You started as a vocalist: why did you switch to the flute?
I was 15 when I began learning vocal techniques. But, within a year, I switched to playing the flute, as my vocal chords weren’t suited for singing. My guru, Pandit Bholanath, suggested singing through the flute, so I started playing the flute. I trained under him for eight years.
Having come from a non-musical background, how difficult was it to establish yourself in the world of music?
It was very difficult, indeed. I got the initial break in 1957, when All India Radio (AIR), Cuttack, hired me as a musician. In 1962, I was transferred to AIR, Bombay. But my performing career really took off after 1965, when I left AIR.
How does it feel to get such vast recognition and awards?
Oh! It is really a great feeling. I was thrilled to receive the Padma Vibhushan from the Government of India. But what I cherish most are the personal compliments I receive after every concert or performance. Your mother wouldn’t feel as satisfied receiving a certificate as she would if you give her a hug and say she’s a great cook.
What kind of support did you receive from your family?
I come from a wrestlers’ family, and my father wanted me to continue the tradition. But I had different plans — of proving myself in the world of music. My father had no clue about my practicing vocal music, and, later, the flute. My two brothers and sister had a certain interest in music, and they were very supportive during my formative years. I used to fake a reason, saying that I was going to the library to read the newspaper, and would then practice playing the flute. I initially worked as a stenographer with the state government while continuing my training as a wrestler. It wasn’t until I got a job at the AIR in Cuttack that my father came to know about my classical music training. He was shocked and cried bitterly, but he understood that I had my foot in an altogether different world.
Who was your guru?
As I said earlier, I initially trained under Pandit Rajaram, followed by Pandit Bholanath. But it was under Guru Annapurna Devi, daughter of Ustad Allaudin Khan, that my music achieved a new depth — essentially, the characteristics of the Maihar Gharana.

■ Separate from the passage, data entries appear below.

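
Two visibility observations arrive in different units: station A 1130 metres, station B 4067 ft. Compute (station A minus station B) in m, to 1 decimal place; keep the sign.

-109.6 m

station B: 4067 ft = 1239.622 m.
Difference: 1130.000 − 1239.622 = -109.6 m.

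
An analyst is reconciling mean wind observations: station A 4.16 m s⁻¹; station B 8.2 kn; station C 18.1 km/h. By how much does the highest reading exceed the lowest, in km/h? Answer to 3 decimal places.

station A: 4.16 m/s = 14.97600 km/h.
station B: 8.2 kt = 15.18640 km/h.
Spread: 18.10000 − 14.97600 = 3.124 km/h.

3.124 km/h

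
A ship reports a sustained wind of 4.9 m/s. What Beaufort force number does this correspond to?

Beaufort force 3

4.9 m/s lies in the Beaufort 3 band (gentle breeze, 3.4–5.4 m/s).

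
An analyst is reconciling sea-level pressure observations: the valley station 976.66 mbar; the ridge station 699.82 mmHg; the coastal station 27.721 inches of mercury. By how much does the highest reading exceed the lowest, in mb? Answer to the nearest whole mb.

44 mb

the ridge station: 699.82 mmHg = 933.02 mb.
the coastal station: 27.721 inHg = 938.74 mb.
Spread: 976.66 − 933.02 = 44 mb.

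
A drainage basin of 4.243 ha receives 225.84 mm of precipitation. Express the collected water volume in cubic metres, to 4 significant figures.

9582 cubic metres

Area: 4.243 ha = 42430 m².
1 mm over 1 m² is 1 L, so volume = 225.84 × 42430 = 9582391.2 L = 9582 m³.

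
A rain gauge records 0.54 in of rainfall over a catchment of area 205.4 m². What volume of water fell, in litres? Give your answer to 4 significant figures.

2817 litres

Depth: 0.54 in × 25.4 = 13.716 mm.
1 mm over 1 m² is 1 L, so volume = 13.716 × 205.4 = 2817.2664 L ≈ 2817 L.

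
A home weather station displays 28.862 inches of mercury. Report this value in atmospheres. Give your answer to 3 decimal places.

1 inHg = 0.0334211 atm, so 28.862 × 0.0334211 = 0.965 atm.

0.965 atm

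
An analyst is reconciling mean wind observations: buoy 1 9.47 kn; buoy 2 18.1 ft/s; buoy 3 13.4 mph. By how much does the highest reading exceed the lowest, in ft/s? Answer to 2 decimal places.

buoy 1: 9.47 kt = 15.9836 ft/s.
buoy 3: 13.4 mph = 19.6533 ft/s.
Spread: 19.6533 − 15.9836 = 3.67 ft/s.

3.67 ft/s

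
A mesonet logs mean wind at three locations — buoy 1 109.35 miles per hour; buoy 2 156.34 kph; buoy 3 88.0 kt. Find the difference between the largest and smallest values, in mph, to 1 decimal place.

buoy 2: 156.34 km/h = 97.145 mph.
buoy 3: 88.0 kt = 101.269 mph.
Spread: 109.350 − 97.145 = 12.2 mph.

12.2 mph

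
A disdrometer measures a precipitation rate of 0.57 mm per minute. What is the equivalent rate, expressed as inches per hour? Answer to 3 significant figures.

1.35 in/hour

0.57 mm/minute × 0.0393701 in/mm × 60 minute/hour = 1.35 in/hour.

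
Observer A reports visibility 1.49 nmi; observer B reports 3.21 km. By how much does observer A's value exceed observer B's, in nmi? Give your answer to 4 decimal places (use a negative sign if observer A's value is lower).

observer B: 3.21 km = 1.733261 nmi.
Difference: 1.490000 − 1.733261 = -0.2433 nmi.

-0.2433 nmi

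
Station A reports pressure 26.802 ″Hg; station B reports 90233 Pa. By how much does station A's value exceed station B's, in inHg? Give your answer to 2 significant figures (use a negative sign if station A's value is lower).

station B: 90233 Pa = 26.6458 inHg.
Difference: 26.8020 − 26.6458 = 0.16 inHg.

0.16 inHg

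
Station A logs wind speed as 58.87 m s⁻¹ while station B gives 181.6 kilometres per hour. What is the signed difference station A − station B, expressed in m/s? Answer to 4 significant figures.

8.426 m/s

station B: 181.6 km/h = 50.44444 m/s.
Difference: 58.87000 − 50.44444 = 8.426 m/s.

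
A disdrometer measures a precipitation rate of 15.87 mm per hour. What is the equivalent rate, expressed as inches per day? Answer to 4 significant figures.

15.87 mm/hour × 0.0393701 in/mm × 24 hour/day = 15.00 in/day.

15.00 in/day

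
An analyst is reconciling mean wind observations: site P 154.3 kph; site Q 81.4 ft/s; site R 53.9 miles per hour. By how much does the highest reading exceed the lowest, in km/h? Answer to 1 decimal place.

site Q: 81.4 ft/s = 89.319 km/h.
site R: 53.9 mph = 86.744 km/h.
Spread: 154.300 − 86.744 = 67.6 km/h.

67.6 km/h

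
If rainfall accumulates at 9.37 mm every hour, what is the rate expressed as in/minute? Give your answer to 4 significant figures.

0.006148 in/minute

9.37 mm/hour × 0.0393701 in/mm × 0.0166667 hour/minute = 0.006148 in/minute.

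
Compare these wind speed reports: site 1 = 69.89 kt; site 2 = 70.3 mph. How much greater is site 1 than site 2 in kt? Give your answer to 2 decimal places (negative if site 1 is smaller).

8.80 kt

site 2: 70.3 mph = 61.0890 kt.
Difference: 69.8900 − 61.0890 = 8.80 kt.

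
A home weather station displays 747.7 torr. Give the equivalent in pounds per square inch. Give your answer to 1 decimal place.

14.5 psi

1 mmHg = 0.0193368 psi, so 747.7 × 0.0193368 = 14.5 psi.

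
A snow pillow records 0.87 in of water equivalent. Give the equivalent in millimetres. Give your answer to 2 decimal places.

1 in = 25.4 mm, so 0.87 × 25.4 = 22.10 mm.

22.10 mm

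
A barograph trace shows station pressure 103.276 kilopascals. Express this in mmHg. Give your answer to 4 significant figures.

1 kPa = 7.50062 mmHg, so 103.276 × 7.50062 = 774.6 mmHg.

774.6 mmHg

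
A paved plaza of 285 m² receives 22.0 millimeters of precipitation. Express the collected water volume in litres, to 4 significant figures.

6270 litres

1 mm over 1 m² is 1 L, so volume = 22 × 285 = 6270 L.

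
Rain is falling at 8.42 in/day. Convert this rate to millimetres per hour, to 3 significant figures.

8.42 in/day × 25.4 mm/in × 0.0416667 day/hour = 8.91 mm/hour.

8.91 mm/hour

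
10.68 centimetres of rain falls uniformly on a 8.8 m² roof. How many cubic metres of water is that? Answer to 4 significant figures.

Depth: 10.68 cm × 10 = 106.8 mm.
1 mm over 1 m² is 1 L, so volume = 106.8 × 8.8 = 939.84 L = 0.9398 m³.

0.9398 cubic metres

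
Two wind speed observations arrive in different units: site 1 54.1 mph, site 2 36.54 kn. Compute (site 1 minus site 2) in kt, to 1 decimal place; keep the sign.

10.5 kt

site 1: 54.1 mph = 47.012 kt.
Difference: 47.012 − 36.540 = 10.5 kt.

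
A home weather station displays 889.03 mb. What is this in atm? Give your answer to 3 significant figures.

0.877 atm

1 mb = 0.000986923 atm, so 889.03 × 0.000986923 = 0.877 atm.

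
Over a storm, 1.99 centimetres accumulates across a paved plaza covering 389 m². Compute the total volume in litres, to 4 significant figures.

Depth: 1.99 cm × 10 = 19.9 mm.
1 mm over 1 m² is 1 L, so volume = 19.9 × 389 = 7741.1 L ≈ 7741 L.

7741 litres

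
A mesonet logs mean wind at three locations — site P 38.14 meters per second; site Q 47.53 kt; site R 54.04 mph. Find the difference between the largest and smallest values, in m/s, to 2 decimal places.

13.98 m/s

site Q: 47.53 kt = 24.4515 m/s.
site R: 54.04 mph = 24.1580 m/s.
Spread: 38.1400 − 24.1580 = 13.98 m/s.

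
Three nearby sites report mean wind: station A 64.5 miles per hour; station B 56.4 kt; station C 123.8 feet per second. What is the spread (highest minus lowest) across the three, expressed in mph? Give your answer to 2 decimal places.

19.91 mph

station B: 56.4 kt = 64.9040 mph.
station C: 123.8 ft/s = 84.4091 mph.
Spread: 84.4091 − 64.5000 = 19.91 mph.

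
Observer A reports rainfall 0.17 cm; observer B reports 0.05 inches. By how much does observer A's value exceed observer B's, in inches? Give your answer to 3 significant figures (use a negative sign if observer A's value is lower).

0.0169 in

observer A: 0.17 cm = 0.066929 in.
Difference: 0.066929 − 0.050000 = 0.0169 in.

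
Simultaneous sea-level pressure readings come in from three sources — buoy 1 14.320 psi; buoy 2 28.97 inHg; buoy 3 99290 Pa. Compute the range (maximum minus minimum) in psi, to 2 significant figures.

buoy 2: 28.97 inHg = 14.2287 psi.
buoy 3: 99290 Pa = 14.4008 psi.
Spread: 14.4008 − 14.2287 = 0.17 psi.

0.17 psi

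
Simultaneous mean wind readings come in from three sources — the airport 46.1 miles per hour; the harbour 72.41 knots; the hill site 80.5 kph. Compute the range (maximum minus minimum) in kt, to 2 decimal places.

32.35 kt

the airport: 46.1 mph = 40.0598 kt.
the hill site: 80.5 km/h = 43.4665 kt.
Spread: 72.4100 − 40.0598 = 32.35 kt.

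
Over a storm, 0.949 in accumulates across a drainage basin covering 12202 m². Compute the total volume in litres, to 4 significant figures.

294100 litres

Depth: 0.949 in × 25.4 = 24.1046 mm.
1 mm over 1 m² is 1 L, so volume = 24.1046 × 12202 = 294124.33 L ≈ 294100 L.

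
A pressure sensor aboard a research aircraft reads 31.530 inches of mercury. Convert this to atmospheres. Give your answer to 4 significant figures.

1.054 atm

1 inHg = 0.0334211 atm, so 31.530 × 0.0334211 = 1.054 atm.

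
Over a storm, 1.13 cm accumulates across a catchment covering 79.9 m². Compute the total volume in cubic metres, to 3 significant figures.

Depth: 1.13 cm × 10 = 11.3 mm.
1 mm over 1 m² is 1 L, so volume = 11.3 × 79.9 = 902.87 L = 0.903 m³.

0.903 cubic metres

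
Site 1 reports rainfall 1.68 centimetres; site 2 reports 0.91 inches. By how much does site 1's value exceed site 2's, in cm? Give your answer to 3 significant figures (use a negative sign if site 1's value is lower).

-0.631 cm

site 2: 0.91 in = 2.31140 cm.
Difference: 1.68000 − 2.31140 = -0.631 cm.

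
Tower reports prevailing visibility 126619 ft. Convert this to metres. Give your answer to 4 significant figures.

38590 m

1 ft = 0.3048 m, so 126619 × 0.3048 = 38590 m.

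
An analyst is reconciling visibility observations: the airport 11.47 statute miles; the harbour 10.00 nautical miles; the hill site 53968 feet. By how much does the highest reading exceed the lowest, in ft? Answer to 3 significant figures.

the airport: 11.47 SM = 60561.60 ft.
the harbour: 10.00 nmi = 60761.15 ft.
Spread: 60761.15 − 53968.00 = 6790 ft.

6790 ft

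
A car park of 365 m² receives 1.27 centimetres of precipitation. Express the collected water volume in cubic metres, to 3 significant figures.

Depth: 1.27 cm × 10 = 12.7 mm.
1 mm over 1 m² is 1 L, so volume = 12.7 × 365 = 4635.5 L = 4.64 m³.

4.64 cubic metres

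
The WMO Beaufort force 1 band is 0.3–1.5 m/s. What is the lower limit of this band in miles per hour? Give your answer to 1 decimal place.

0.3–1.5 m/s × 2.237 = 0.7–3.4 mph.

0.7 mph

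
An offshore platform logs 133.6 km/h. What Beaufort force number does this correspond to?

133.6 km/h = 37.1 m/s, which is Beaufort 12 (hurricane force, ≥32.7 m/s).

Beaufort force 12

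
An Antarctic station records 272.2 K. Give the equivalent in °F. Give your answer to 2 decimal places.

First to °C: -0.95 °C.
Then to °F: 30.29 °F.

30.29 °F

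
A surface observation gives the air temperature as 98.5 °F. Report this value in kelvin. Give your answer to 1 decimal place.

First to °C: 36.94 °C.
Then to K: 310.1 K.

310.1 K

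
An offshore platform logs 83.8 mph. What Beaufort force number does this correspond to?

Beaufort force 12

83.8 mph = 37.5 m/s, which is Beaufort 12 (hurricane force, ≥32.7 m/s).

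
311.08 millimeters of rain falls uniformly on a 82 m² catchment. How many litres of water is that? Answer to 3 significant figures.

25500 litres

1 mm over 1 m² is 1 L, so volume = 311.08 × 82 = 25508.56 L ≈ 25500 L.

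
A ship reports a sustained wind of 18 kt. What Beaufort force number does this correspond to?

18 kt lies in the Beaufort 5 band (fresh breeze, 17–21 kt).

Beaufort force 5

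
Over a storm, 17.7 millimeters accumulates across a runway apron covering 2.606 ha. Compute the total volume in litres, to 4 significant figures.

461300 litres

Area: 2.606 ha = 26060 m².
1 mm over 1 m² is 1 L, so volume = 17.7 × 26060 = 461262 L ≈ 461300 L.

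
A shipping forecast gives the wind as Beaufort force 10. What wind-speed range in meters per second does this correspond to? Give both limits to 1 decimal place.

Beaufort 10 (storm) spans 24.5–28.4 m/s.

24.5 to 28.4 m/s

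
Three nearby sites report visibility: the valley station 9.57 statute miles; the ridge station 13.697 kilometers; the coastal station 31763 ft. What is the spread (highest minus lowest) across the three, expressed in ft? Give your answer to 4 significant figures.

the valley station: 9.57 SM = 50529.60 ft.
the ridge station: 13.697 km = 44937.66 ft.
Spread: 50529.60 − 31763.00 = 18770 ft.

18770 ft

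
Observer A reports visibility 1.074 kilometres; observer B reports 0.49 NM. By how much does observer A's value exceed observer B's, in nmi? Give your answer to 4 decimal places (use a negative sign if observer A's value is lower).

observer A: 1.074 km = 0.579914 nmi.
Difference: 0.579914 − 0.490000 = 0.0899 nmi.

0.0899 nmi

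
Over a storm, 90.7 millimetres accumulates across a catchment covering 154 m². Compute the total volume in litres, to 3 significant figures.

1 mm over 1 m² is 1 L, so volume = 90.7 × 154 = 13967.8 L ≈ 14000 L.

14000 litres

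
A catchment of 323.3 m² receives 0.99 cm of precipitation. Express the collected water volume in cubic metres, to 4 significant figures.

3.201 cubic metres

Depth: 0.99 cm × 10 = 9.9 mm.
1 mm over 1 m² is 1 L, so volume = 9.9 × 323.3 = 3200.67 L = 3.201 m³.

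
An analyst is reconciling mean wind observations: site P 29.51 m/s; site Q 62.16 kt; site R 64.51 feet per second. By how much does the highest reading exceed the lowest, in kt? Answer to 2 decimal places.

site P: 29.51 m/s = 57.3629 kt.
site R: 64.51 ft/s = 38.2211 kt.
Spread: 62.1600 − 38.2211 = 23.94 kt.

23.94 kt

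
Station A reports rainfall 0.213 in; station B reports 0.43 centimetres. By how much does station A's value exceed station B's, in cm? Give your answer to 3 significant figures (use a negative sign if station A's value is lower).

station A: 0.213 in = 0.54102 cm.
Difference: 0.54102 − 0.43000 = 0.111 cm.

0.111 cm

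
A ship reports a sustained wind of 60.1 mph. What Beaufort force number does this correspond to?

Beaufort force 10

60.1 mph = 26.9 m/s, which is Beaufort 10 (storm, 24.5–28.4 m/s).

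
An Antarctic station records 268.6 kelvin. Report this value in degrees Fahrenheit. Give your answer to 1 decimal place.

First to °C: -4.55 °C.
Then to °F: 23.8 °F.

23.8 °F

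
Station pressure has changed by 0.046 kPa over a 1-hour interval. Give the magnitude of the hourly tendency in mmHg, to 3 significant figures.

0.046 kPa / 1 h × 7.50062 mmHg/kPa = 0.345 mmHg/h.

0.345 mmHg per hour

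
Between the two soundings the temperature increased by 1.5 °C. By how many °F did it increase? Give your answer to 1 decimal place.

A change of 1 °C equals a change of 1.8 °F: Δ°F = 1.5 × 1.8 = 2.7 °F.

2.7 °F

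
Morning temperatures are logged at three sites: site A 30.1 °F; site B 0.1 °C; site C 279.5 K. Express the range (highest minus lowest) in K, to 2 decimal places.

7.41 K

site A: 30.1 °F = -1.056 °C.
site C: 279.5 K = 6.350 °C.
Spread: 6.350 − (-1.056) = 7.406 °C.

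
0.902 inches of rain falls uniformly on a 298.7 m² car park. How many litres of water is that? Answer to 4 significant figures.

Depth: 0.902 in × 25.4 = 22.9108 mm.
1 mm over 1 m² is 1 L, so volume = 22.9108 × 298.7 = 6843.456 L ≈ 6843 L.

6843 litres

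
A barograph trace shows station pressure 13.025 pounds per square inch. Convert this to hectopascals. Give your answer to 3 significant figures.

898 hPa

1 psi = 68.9476 hPa, so 13.025 × 68.9476 = 898 hPa.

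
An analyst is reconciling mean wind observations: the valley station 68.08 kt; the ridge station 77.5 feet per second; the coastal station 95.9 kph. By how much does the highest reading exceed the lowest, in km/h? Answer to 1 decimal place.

41.0 km/h

the valley station: 68.08 kt = 126.084 km/h.
the ridge station: 77.5 ft/s = 85.039 km/h.
Spread: 126.084 − 85.039 = 41.0 km/h.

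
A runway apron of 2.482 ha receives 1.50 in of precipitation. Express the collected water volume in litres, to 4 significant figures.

945600 litres

Depth: 1.50 in × 25.4 = 38.1 mm.
Area: 2.482 ha = 24820 m².
1 mm over 1 m² is 1 L, so volume = 38.1 × 24820 = 945642 L ≈ 945600 L.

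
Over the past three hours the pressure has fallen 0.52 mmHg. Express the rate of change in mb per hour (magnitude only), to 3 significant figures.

0.52 mmHg / 3 h × 1.33322 mb/mmHg = 0.231 mb/h.

0.231 mb per hour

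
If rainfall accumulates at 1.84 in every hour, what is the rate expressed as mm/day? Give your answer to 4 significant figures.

1122 mm/day

1.84 in/hour × 25.4 mm/in × 24 hour/day = 1122 mm/day.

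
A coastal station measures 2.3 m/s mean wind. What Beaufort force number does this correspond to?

Beaufort force 2

2.3 m/s lies in the Beaufort 2 band (light breeze, 1.6–3.3 m/s).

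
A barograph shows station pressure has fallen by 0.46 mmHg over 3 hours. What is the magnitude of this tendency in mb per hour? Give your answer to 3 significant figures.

0.204 mb per hour

0.46 mmHg / 3 h × 1.33322 mb/mmHg = 0.204 mb/h.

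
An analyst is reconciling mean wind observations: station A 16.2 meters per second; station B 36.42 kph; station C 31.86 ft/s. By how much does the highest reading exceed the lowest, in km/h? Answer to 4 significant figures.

23.36 km/h

station A: 16.2 m/s = 58.3200 km/h.
station C: 31.86 ft/s = 34.9593 km/h.
Spread: 58.3200 − 34.9593 = 23.36 km/h.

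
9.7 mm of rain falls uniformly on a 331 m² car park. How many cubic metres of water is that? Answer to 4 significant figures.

3.211 cubic metres

1 mm over 1 m² is 1 L, so volume = 9.7 × 331 = 3210.7 L = 3.211 m³.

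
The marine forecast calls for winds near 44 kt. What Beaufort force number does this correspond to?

Beaufort force 9

44 kt lies in the Beaufort 9 band (strong gale, 41–47 kt).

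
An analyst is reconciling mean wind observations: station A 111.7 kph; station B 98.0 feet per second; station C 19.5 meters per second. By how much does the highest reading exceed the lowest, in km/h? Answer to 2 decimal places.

station B: 98.0 ft/s = 107.5334 km/h.
station C: 19.5 m/s = 70.2000 km/h.
Spread: 111.7000 − 70.2000 = 41.50 km/h.

41.50 km/h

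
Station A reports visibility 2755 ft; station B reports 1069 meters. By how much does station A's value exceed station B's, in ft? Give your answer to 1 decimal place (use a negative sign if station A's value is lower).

-752.2 ft

station B: 1069 m = 3507.218 ft.
Difference: 2755.000 − 3507.218 = -752.2 ft.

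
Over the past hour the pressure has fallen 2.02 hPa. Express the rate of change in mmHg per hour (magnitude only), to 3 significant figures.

2.02 hPa / 1 h × 0.750062 mmHg/hPa = 1.52 mmHg/h.

1.52 mmHg per hour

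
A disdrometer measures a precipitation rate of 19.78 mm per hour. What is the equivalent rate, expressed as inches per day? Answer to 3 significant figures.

19.78 mm/hour × 0.0393701 in/mm × 24 hour/day = 18.7 in/day.

18.7 in/day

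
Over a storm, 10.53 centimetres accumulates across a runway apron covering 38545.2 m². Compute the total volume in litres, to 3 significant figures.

Depth: 10.53 cm × 10 = 105.3 mm.
1 mm over 1 m² is 1 L, so volume = 105.3 × 38545.2 = 4058809.6 L ≈ 4060000 L.

4060000 litres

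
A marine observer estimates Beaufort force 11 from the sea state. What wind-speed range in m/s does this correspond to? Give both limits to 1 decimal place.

Beaufort 11 (violent storm) spans 28.5–32.6 m/s.

28.5 to 32.6 m/s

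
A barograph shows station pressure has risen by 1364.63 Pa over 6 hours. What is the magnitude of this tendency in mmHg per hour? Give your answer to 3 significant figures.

1.71 mmHg per hour

1364.63 Pa / 6 h × 0.00750062 mmHg/Pa = 1.71 mmHg/h.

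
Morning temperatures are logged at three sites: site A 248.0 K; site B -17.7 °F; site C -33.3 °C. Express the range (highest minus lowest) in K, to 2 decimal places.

8.15 K

site A: 248.0 K = -25.150 °C.
site B: -17.7 °F = -27.611 °C.
Spread: (-25.150) − (-33.300) = 8.150 °C.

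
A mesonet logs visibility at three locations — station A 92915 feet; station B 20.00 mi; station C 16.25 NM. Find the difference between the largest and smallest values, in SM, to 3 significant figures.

2.40 SM

station A: 92915 ft = 17.5975 SM.
station C: 16.25 nmi = 18.7002 SM.
Spread: 20.0000 − 17.5975 = 2.40 SM.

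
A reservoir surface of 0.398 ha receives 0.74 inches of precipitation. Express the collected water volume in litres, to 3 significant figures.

Depth: 0.74 in × 25.4 = 18.796 mm.
Area: 0.398 ha = 3980 m².
1 mm over 1 m² is 1 L, so volume = 18.796 × 3980 = 74808.08 L ≈ 74800 L.

74800 litres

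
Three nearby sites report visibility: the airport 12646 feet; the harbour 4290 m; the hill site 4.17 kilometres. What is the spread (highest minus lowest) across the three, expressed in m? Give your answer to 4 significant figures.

the airport: 12646 ft = 3854.501 m.
the hill site: 4.17 km = 4170.000 m.
Spread: 4290.000 − 3854.501 = 435.5 m.

435.5 m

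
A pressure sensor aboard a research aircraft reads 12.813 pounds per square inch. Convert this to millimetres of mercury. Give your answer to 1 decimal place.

1 psi = 51.7149 mmHg, so 12.813 × 51.7149 = 662.6 mmHg.

662.6 mmHg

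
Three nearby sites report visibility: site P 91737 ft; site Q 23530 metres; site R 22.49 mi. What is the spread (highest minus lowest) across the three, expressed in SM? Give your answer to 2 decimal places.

7.87 SM

site P: 91737 ft = 17.3744 SM.
site Q: 23530 m = 14.6209 SM.
Spread: 22.4900 − 14.6209 = 7.87 SM.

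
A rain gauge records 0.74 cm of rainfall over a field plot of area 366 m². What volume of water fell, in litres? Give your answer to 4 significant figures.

2708 litres

Depth: 0.74 cm × 10 = 7.4 mm.
1 mm over 1 m² is 1 L, so volume = 7.4 × 366 = 2708.4 L ≈ 2708 L.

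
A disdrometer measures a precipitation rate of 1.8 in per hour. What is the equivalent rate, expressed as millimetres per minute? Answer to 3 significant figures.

1.8 in/hour × 25.4 mm/in × 0.0166667 hour/minute = 0.762 mm/minute.

0.762 mm/minute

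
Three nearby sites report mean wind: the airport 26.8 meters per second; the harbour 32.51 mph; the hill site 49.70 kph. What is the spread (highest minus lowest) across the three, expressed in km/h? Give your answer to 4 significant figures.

46.78 km/h

the airport: 26.8 m/s = 96.4800 km/h.
the harbour: 32.51 mph = 52.3198 km/h.
Spread: 96.4800 − 49.7000 = 46.78 km/h.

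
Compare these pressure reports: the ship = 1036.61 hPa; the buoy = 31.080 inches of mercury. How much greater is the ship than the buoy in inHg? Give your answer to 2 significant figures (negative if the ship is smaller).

the ship: 1036.61 hPa = 30.6111 inHg.
Difference: 30.6111 − 31.0800 = -0.47 inHg.

-0.47 inHg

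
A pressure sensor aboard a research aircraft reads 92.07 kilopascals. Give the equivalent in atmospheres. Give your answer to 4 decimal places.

1 kPa = 0.00986923 atm, so 92.07 × 0.00986923 = 0.9087 atm.

0.9087 atm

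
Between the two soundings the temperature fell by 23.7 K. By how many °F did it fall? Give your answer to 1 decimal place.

42.7 °F

Converting a difference, only the 9/5 scale factor applies: Δ°F = 23.7 × 1.8 = 42.7 °F.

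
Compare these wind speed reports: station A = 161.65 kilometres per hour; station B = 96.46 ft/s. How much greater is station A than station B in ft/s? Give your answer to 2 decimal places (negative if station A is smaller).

50.86 ft/s

station A: 161.65 km/h = 147.3188 ft/s.
Difference: 147.3188 − 96.4600 = 50.86 ft/s.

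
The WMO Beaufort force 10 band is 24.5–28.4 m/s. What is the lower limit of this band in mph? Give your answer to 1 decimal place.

54.8 mph

24.5–28.4 m/s × 2.237 = 54.8–63.5 mph.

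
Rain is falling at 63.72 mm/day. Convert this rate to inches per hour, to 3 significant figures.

63.72 mm/day × 0.0393701 in/mm × 0.0416667 day/hour = 0.105 in/hour.

0.105 in/hour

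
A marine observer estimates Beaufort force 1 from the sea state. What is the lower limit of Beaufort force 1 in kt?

Beaufort 1 (light air) spans 1–3 knots.

1 kt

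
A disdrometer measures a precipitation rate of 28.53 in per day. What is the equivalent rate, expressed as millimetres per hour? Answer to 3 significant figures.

30.2 mm/hour

28.53 in/day × 25.4 mm/in × 0.0416667 day/hour = 30.2 mm/hour.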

Why did you choose to learn the flute from a surbahar exponent instead of a flautist?
I realised that music seemed incomplete without stringed instruments. It was a niche that these instruments had created for themselves in the world of music. I wanted to find the same individuality for the flute, so I learnt to play the flute from a great surbahar player, Annapurna Devi.
With people increasingly switching to rock and pop music, do you see a threat to classical music?
Of course not. Anything created by God always exists, and will always be bright. It is so bright that foreigners have started chanting Hare Rama Hare Krishna in Indian temples. Don’t you remember John Higgins, who was so overwhelmed by Indian classicism that he came to South India to learn and sing? Remember the Kumbh? All of Hollywood came down to India for a dip in the same Ganga that they accuse of being dirty.
You’ve been performing for young audiences for a while now through the Society for Promotion of Indian Classical Music and Culture Amongst Youth (SPIC MACAY). Have the youth influenced you?
Oh, the children are just great. They’ve loved me, and, more importantly, they enjoyed my art. This is the audience that I search for. You cannot enjoy the art if you already have knowledge of it. You then end up being a critic. If you are a good cook yourself, you would never enjoy anybody else’s food.